Die Bundesbehörden haben über die eine oder andere Stelle Einfluss und zunehmende Kontrolle, von der Forschung und Entwicklung über die Produktion bis hin zur Vermarktung.

Auf diese Weise beginnen die USA, sich von ihren historischen Wurzeln als privatwirtschaftliche, unternehmerisch geprägte Gesellschaft zu unterscheiden.

Sasha argumentiert, dass sich die Situation unter dem Public Health Emergency noch verschlimmert hat, vor allem wenn man eine Vertragsstruktur zur Vermeidung von Transparenz und Reibungsverlusten hinzufügt, die als OTA oder Other Transaction Authority bekannt ist.

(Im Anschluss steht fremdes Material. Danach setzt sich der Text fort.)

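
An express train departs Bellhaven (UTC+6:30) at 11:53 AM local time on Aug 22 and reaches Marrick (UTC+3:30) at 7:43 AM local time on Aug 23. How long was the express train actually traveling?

22 hours 50 minutes

Departure in UTC: 11:53 AM − 6:30 = 5:23 AM on Aug 22.
Arrival in UTC: 7:43 AM − 3:30 = 4:13 AM on Aug 23.
Elapsed = 4:13 AM − 5:23 AM (+1 day) = 22 hours 50 minutes.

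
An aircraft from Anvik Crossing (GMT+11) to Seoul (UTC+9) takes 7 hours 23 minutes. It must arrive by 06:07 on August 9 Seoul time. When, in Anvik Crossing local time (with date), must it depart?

Target arrival in UTC: 06:07 − 9:00 = 21:07 on Aug 8.
Subtract 7 hours 23 minutes → departure 13:44 UTC on Aug 8.
Anvik Crossing is UTC+11:00: 13:44 + 11:00 = 00:44 on Aug 9.

00:44 on August 9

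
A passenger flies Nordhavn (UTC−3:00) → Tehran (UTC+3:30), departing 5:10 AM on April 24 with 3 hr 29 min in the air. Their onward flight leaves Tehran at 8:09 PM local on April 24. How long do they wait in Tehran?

5 hours

Convert departure to UTC: 5:10 AM + 3:00 = 8:10 AM UTC on Apr 24.
Add 3 hours and 29 minutes flight time → 11:39 AM UTC.
Tehran is UTC+3:30, so local arrival = 11:39 AM + 3:30 = 3:09 PM on Apr 24.
Layover = 8:09 PM − 3:09 PM = 5 hours.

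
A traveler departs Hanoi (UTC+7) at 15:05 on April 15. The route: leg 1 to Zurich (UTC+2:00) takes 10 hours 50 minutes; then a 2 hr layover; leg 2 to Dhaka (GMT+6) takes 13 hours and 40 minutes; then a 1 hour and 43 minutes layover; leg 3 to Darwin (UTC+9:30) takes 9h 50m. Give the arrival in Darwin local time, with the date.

Convert departure to UTC: 15:05 − 7:00 = 08:05 UTC on Apr 15.
Add 10 hours 50 minutes leg 1 → 18:55 UTC.
Add 2 hours layover in Zurich → 20:55 UTC.
Add 13 hours 40 minutes leg 2 → 10:35 UTC (Apr 16).
Add 1 hour and 43 minutes layover in Dhaka → 12:18 UTC.
Add 9 hours and 50 minutes leg 3 → 22:08 UTC.
Darwin is UTC+9:30, so local arrival = 22:08 + 9:30 = 07:38 on Apr 17.

07:38 on Apr 17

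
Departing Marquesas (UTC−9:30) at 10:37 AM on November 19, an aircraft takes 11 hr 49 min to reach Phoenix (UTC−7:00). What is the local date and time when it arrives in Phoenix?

12:56 AM on Nov 20

Convert departure to UTC: 10:37 AM + 9:30 = 8:07 PM UTC on Nov 19.
Add 11 hours 49 minutes travel time → 7:56 AM UTC (Nov 20).
Phoenix is UTC−7:00, so local arrival = 7:56 AM − 7:00 = 12:56 AM on Nov 20.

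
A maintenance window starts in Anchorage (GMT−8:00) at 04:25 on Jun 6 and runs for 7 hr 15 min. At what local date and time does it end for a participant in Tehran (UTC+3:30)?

Convert start to UTC: 04:25 + 8:00 = 12:25 UTC on Jun 6.
Add 7 hours and 15 minutes duration → 19:40 UTC.
Tehran is UTC+3:30, so local end time = 19:40 + 3:30 = 23:10 on Jun 6.

23:10 on June 6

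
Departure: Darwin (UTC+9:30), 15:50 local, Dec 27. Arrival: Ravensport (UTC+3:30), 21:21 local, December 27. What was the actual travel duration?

Departure in UTC: 15:50 − 9:30 = 06:20 on Dec 27.
Arrival in UTC: 21:21 − 3:30 = 17:51 on Dec 27.
Elapsed = 17:51 − 06:20 = 11 hours 31 minutes.

11 hours 31 minutes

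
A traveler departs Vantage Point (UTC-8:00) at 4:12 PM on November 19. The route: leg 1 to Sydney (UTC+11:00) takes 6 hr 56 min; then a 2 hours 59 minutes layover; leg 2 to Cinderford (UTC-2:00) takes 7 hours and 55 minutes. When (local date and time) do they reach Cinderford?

4:02 PM on November 20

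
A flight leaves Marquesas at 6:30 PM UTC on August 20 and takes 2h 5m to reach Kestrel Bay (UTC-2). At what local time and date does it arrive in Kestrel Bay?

Departure is given in UTC: 6:30 PM on Aug 20.
Add 2 hours 5 minutes → 8:35 PM UTC.
Kestrel Bay is UTC−2:00: 8:35 PM − 2:00 = 6:35 PM on Aug 20.

6:35 PM on Aug 20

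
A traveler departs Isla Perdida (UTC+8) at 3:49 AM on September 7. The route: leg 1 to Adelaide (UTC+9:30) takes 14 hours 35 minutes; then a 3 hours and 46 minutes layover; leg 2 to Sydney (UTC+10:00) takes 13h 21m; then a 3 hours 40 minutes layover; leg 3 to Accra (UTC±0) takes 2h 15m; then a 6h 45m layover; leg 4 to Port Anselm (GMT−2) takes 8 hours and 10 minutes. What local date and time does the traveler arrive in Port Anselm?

10:21 PM on September 8

Convert departure to UTC: 3:49 AM − 8:00 = 7:49 PM UTC on Sep 6.
Add 14 hours 35 minutes leg 1 → 10:24 AM UTC (Sep 7).
Add 3 hours 46 minutes layover in Adelaide → 2:10 PM UTC.
Add 13 hours and 21 minutes leg 2 → 3:31 AM UTC (Sep 8).
Add 3 hours 40 minutes layover in Sydney → 7:11 AM UTC.
Add 2 hours 15 minutes leg 3 → 9:26 AM UTC.
Add 6 hours 45 minutes layover in Accra → 4:11 PM UTC.
Add 8 hours 10 minutes leg 4 → 12:21 AM UTC (Sep 9).
Port Anselm is UTC−2:00, so local arrival = 12:21 AM − 2:00 = 10:21 PM on Sep 8.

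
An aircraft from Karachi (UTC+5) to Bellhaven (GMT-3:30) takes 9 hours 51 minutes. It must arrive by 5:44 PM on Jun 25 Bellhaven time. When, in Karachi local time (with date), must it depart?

Target arrival in UTC: 5:44 PM + 3:30 = 9:14 PM on Jun 25.
Subtract 9 hours 51 minutes → departure 11:23 AM UTC on Jun 25.
Karachi is UTC+5:00: 11:23 AM + 5:00 = 4:23 PM on Jun 25.

4:23 PM on June 25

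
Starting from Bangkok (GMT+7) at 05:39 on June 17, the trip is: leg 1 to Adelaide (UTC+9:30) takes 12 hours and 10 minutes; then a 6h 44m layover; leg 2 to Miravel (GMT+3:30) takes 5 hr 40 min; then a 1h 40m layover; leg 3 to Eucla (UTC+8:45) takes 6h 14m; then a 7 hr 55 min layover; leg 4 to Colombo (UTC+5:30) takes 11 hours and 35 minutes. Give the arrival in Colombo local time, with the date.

08:07 on June 19

Convert departure to UTC: 05:39 − 7:00 = 22:39 UTC on Jun 16.
Add 12 hours 10 minutes leg 1 → 10:49 UTC (Jun 17).
Add 6 hours and 44 minutes layover in Adelaide → 17:33 UTC.
Add 5 hours and 40 minutes leg 2 → 23:13 UTC.
Add 1 hour and 40 minutes layover in Miravel → 00:53 UTC (Jun 18).
Add 6 hours and 14 minutes leg 3 → 07:07 UTC.
Add 7 hours and 55 minutes layover in Eucla → 15:02 UTC.
Add 11 hours and 35 minutes leg 4 → 02:37 UTC (Jun 19).
Colombo is UTC+5:30, so local arrival = 02:37 + 5:30 = 08:07 on Jun 19.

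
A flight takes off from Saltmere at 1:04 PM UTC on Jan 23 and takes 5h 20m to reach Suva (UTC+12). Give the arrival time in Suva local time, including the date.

6:24 AM on January 24

Departure is given in UTC: 1:04 PM on Jan 23.
Add 5 hours 20 minutes → 6:24 PM UTC.
Suva is UTC+12:00: 6:24 PM + 12:00 = 6:24 AM on Jan 24.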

Wie Steven O’Connor kürzlich in “Why Is the COVID-19 Response so Militarized“ (Warum ist die COVID-19-Reaktion so militarisiert?) schrieb, haben die Pharmakonzerne von einer eisernen juristischen Kuppel profitiert, die von der Null-Haftung unter dem PREP-Gesetz bis hin zu OTA-Verteidigungsverträgen reicht, die in Geheimhaltung gehüllt sind und kein normales Verhalten verlangen oder erfordern.

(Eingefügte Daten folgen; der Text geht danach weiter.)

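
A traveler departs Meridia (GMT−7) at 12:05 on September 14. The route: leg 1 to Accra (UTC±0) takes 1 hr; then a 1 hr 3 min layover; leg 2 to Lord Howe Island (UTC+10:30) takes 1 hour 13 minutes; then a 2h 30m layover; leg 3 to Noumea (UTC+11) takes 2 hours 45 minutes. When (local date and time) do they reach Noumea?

Convert departure to UTC: 12:05 + 7:00 = 19:05 UTC on Sep 14.
Add 1 hour leg 1 → 20:05 UTC.
Add 1 hour and 3 minutes layover in Accra → 21:08 UTC.
Add 1 hour and 13 minutes leg 2 → 22:21 UTC.
Add 2 hours 30 minutes layover in Lord Howe Island → 00:51 UTC (Sep 15).
Add 2 hours 45 minutes leg 3 → 03:36 UTC.
Noumea is UTC+11:00, so local arrival = 03:36 + 11:00 = 14:36 on Sep 15.

14:36 on September 15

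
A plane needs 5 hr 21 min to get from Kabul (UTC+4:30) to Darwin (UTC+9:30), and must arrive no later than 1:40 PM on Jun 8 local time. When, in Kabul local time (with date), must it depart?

Target arrival in UTC: 1:40 PM − 9:30 = 4:10 AM on Jun 8.
Subtract 5 hours 21 minutes → departure 10:49 PM UTC on Jun 7.
Kabul is UTC+4:30: 10:49 PM + 4:30 = 3:19 AM on Jun 8.

3:19 AM on June 8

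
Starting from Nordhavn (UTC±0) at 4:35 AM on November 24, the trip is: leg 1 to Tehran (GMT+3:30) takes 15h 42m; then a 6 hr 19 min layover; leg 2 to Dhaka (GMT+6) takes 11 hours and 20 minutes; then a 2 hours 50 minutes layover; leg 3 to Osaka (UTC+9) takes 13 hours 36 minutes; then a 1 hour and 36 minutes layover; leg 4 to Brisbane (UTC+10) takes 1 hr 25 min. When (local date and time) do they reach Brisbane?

Nordhavn is at UTC+0, so departure is already 4:35 AM UTC on Nov 24.
Add 15 hours 42 minutes leg 1 → 8:17 PM UTC.
Add 6 hours and 19 minutes layover in Tehran → 2:36 AM UTC (Nov 25).
Add 11 hours and 20 minutes leg 2 → 1:56 PM UTC.
Add 2 hours 50 minutes layover in Dhaka → 4:46 PM UTC.
Add 13 hours and 36 minutes leg 3 → 6:22 AM UTC (Nov 26).
Add 1 hour 36 minutes layover in Osaka → 7:58 AM UTC.
Add 1 hour and 25 minutes leg 4 → 9:23 AM UTC.
Brisbane is UTC+10:00, so local arrival = 9:23 AM + 10:00 = 7:23 PM on Nov 26.

7:23 PM on Nov 26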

Deshalb scheinen so viele Dinge, an denen beispielsweise die FDA beteiligt ist, nicht in Ordnung zu sein, so die Logik des einen Standpunkts. Die andere, dass ein dringender Notfall die vorliegenden Gesetze ausgelöst hat, ist eher zufällig als Beweis für eine veränderte Ordnung.

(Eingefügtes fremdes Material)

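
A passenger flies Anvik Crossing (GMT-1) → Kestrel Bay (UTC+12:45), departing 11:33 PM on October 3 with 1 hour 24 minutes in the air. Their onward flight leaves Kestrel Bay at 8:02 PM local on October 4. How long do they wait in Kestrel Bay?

5 hours 20 minutes

Convert departure to UTC: 11:33 PM + 1:00 = 12:33 AM UTC on Oct 4.
Add 1 hour 24 minutes flight time → 1:57 AM UTC.
Kestrel Bay is UTC+12:45, so local arrival = 1:57 AM + 12:45 = 2:42 PM on Oct 4.
Layover = 8:02 PM − 2:42 PM = 5 hours 20 minutes.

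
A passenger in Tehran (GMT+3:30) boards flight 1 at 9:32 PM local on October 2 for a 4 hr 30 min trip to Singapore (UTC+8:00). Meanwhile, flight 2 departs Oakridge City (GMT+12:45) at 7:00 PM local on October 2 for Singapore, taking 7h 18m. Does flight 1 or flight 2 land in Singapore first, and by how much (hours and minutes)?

Flight 1 in UTC: 9:32 PM − 3:30 = 6:02 PM on Oct 2.
+4 hours and 30 minutes → arrive 10:32 PM UTC on Oct 2.
Flight 2 in UTC: 7:00 PM − 12:45 = 6:15 AM on Oct 2.
+7 hours and 18 minutes → arrive 1:33 PM UTC on Oct 2.
Flight 2 lands earlier by 8 hours 59 minutes.

the second, by 8 hours 59 minutes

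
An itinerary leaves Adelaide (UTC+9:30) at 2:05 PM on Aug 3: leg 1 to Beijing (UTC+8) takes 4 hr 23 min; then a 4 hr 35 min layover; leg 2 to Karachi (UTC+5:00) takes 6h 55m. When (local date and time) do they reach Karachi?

1:28 AM on August 4

Convert departure to UTC: 2:05 PM − 9:30 = 4:35 AM UTC on Aug 3.
Add 4 hours 23 minutes leg 1 → 8:58 AM UTC.
Add 4 hours and 35 minutes layover in Beijing → 1:33 PM UTC.
Add 6 hours and 55 minutes leg 2 → 8:28 PM UTC.
Karachi is UTC+5:00, so local arrival = 8:28 PM + 5:00 = 1:28 AM on Aug 4.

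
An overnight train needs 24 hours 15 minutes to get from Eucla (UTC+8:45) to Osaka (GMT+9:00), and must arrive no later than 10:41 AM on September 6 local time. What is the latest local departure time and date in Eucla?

Target arrival in UTC: 10:41 AM − 9:00 = 1:41 AM on Sep 6.
Subtract 24 hours and 15 minutes → departure 1:26 AM UTC on Sep 5.
Eucla is UTC+8:45: 1:26 AM + 8:45 = 10:11 AM on Sep 5.

10:11 AM on September 5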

Unterschiedliche Standpunkte auf TrialSite

Unabhängig davon ist das, was sich hier abspielt, genug, um jeden unabhängigen, kritisch denkenden Menschen ein wenig paranoid zu machen. Sasha Laytpova sagte dem Gründer von TrialSite, Daniel O’Connor:

„Notstand im Bereich der öffentlichen Gesundheit plus OTA bedeutet, dass sich keines dieser Produkte an irgendwelche Regeln halten muss, und in den meisten Fällen werden völlig betrügerische klinische Studien akzeptiert und beschönigt, da die Regierung über dem Gesetz steht und sie sich nicht weniger um die Gesundheit oder Sicherheit der Öffentlichkeit scheren kann.“

Sasha, der eine Paradigmenspaltung innerhalb von TrialSite aufzeigt (O’Connor vermutet immer noch, dass es sich dabei eher um organische, evolutionäre, ja sogar widersprüchliche Kräfte handelt, die am Werk sind, als um geplante und gelenkte), betonte:

„Jetzt stellt die von der Bundesregierung geführte Kabale in der einen oder anderen Form den ‚Regulator‘ und den ‚Finanzier/Investor‘ dar, der von der Kommerzialisierung dieser Produkte auf dem Markt profitiert, und sie wird über das CMS auch zum dominanten Käufer dieser Produkte.“

O’Connor, der über den Reformprozess in der Regierung nachdenkt oder über das, was er kürzlich als die fertige Reformation einer guten Regierung bezeichnete, ist an diesem Punkt weniger zynisch als Latypova. Aber wenn die Notstandsanordnungen weitergehen, während die COVID-19-Fälle zurückgehen, können sich alle Vorstellungen ändern. In der Zwischenzeit ist Sasha auf ihrer Reise zur Erforschung der Pandemie an einem weitaus zynischeren Punkt angelangt: „Gott steh uns bei, und ich werde keines dieser Wunder der „Wissenschaft“ konsumieren, und ich würde das niemandem empfehlen.“

In TrialSite entfaltet sich eine sich intensivierende Debatte zwischen verschiedenen Standpunkten, Ansichten und intellektuellen Paradigmen, die alle darauf abzielen, mehr Transparenz und Zugänglichkeit in der Welt der biomedizinischen Forschung zu erreichen.